Full disclosure: Fawcett is a mutual friend, but I’ve spoken to Bowering only a couple of times at literary festivals and never managed to read any of his books cover to cover: Too glib, I thought. I was less than enthusiastic when Fawcett pushed an advance reading copy of Pinboy in my direction, but I read it in one great gulp. I read it again slowly and haven’t been able to stop thinking and talking about it since. It won’t be to everybody’s taste, but it makes a perfect gift for any man over 65 who loves women and baseball and still reads books, and is also likely to delight anyone who loves him.
When death starts claiming many close to us, lots of writers realize that they don’t want to leave whatever readers they may find posthumously in any doubt about the hopes, fears, ambitions, disappointments, follies and triumphs that really mattered to them. More literary memoirs are started than finished; more fail than succeed. There are two reasons why Bowering’s beats the odds, one simple, the other complex.
The simple reason is the sweet calmness of the happy man you hear in his storytelling.

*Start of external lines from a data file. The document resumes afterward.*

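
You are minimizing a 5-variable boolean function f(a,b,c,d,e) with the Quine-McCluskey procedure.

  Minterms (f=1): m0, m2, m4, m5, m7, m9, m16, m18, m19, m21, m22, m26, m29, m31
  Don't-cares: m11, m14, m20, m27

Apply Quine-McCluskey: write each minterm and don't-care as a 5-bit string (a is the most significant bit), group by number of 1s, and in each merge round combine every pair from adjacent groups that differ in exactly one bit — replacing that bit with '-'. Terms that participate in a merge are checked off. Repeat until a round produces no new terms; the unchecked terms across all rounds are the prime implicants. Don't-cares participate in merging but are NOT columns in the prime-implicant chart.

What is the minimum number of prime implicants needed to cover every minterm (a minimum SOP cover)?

7

size-2^0 implicants → 00000(✓)  00010(✓)  00100(✓)  00101(✓)  00111(✓)  01001(✓)  01011(✓)  01110  10000(✓)  10010(✓)  10011(✓)  10100(✓)  10101(✓)  10110(✓)  11010(✓)  11011(✓)  11101(✓)  11111(✓)
size-2^1 implicants → -0000(✓)  -0010(✓)  -0100(✓)  -0101(✓)  -1011  00-00(✓)  000-0(✓)  001-1  0010-(✓)  010-1  1-010(✓)  1-011(✓)  1-101  10-00(✓)  10-10(✓)  100-0(✓)  1001-(✓)  101-0(✓)  1010-(✓)  11-11  1101-(✓)  111-1
size-2^2 implicants → -0-00  -00-0  -010-  1-01-  10--0
Unchecked terms (primes): -0-00, -00-0, -010-, -1011, 001-1, 010-1, 01110, 1-01-, 1-101, 10--0, 11-11, 111-1
Minterm coverage:
  m0 ⊆ -0-00,-00-0
  m2 ⊆ -00-0 [E]
  m4 ⊆ -0-00,-010-
  m5 ⊆ -010-,001-1
  m7 ⊆ 001-1 [E]
  m9 ⊆ 010-1 [E]
  m16 ⊆ -0-00,-00-0,10--0
  m18 ⊆ -00-0,1-01-,10--0
  m19 ⊆ 1-01- [E]
  m21 ⊆ -010-,1-101
  m22 ⊆ 10--0 [E]
  m26 ⊆ 1-01- [E]
  m29 ⊆ 1-101,111-1
  m31 ⊆ 11-11,111-1
E = {-00-0, 001-1, 010-1, 1-01-, 10--0}
Petrick residual → -010-, 111-1
Cover = b'c'e' + b'cd' + a'b'ce + a'bc'e + ac'd + ab'e' + abce  |cover|=7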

The complex reason is that Bowering is alert, playful and questioning: He must have drawers stuffed with detailed records of the commonplace objects and activities of a vanished world to draw upon in portraying “an ordinary kid’s life” in 1950, who glories in staying a kid as long as possible with voracious reading and sandwich-making, drawing cartoons, studying sports stories more avidly than any school subject (he wants to be a sportswriter), goofing around, singing, blowing tuba, playing sports with style rather than success, exploring wild places beyond the town limits, stacking firewood, and building his college fund by working in orchards for piecework pay: thinning apple trees; picking cherries, apricots, peaches, pears, apples or, luckily that summer, hand-trucking boxed fruit into the coolers at the packing plant for 70 cents an hour from June to September.
Because he knows so well what is factually verifiable, old man Bowering plays around with what did happen, what he wanted to happen, and what he was afraid might happen to the kid he once was as he tries to understand how female human beings live and think. The result is a unique portrait of empathy growing as powerful, compelling and risky as sexual desire.